Errors that can occur during crawling, scraping, or mapping operations.

Variant Description
not_found The requested page was not found (HTTP 404).
unauthorized The request was unauthorized (HTTP 401).
forbidden The request was forbidden (HTTP 403).
waf_blocked The request was blocked by a WAF or bot protection (HTTP 403 with WAF indicators).
timeout The request timed out.
rate_limited The request was rate-limited (HTTP 429).

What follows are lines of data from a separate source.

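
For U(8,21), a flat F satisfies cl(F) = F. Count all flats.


Flats of U(8,21): every subset of size < 8 is a flat, plus E itself.
Count = (21 choose 0) + (21 choose 1) + (21 choose 2) + (21 choose 3) + (21 choose 4) + (21 choose 5) + (21 choose 6) + (21 choose 7) + 1
     = 1 + 21 + 210 + 1330 + 5985 + 20349 + 54264 + 116280 + 1
     = 198441.

198441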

server_error A server error occurred (HTTP 5xx).
bad_gateway A bad gateway error occurred (HTTP 502).
gone The resource is permanently gone (HTTP 410).
connection A connection error occurred.
dns A DNS resolution error occurred.
ssl An SSL/TLS error occurred.
data_loss Data was lost or truncated during transfer.
browser_error The browser failed to launch, connect, or navigate.
browser_timeout The browser page load or rendering timed out.
invalid_config The provided configuration is invalid.
other An unclassified error occurred.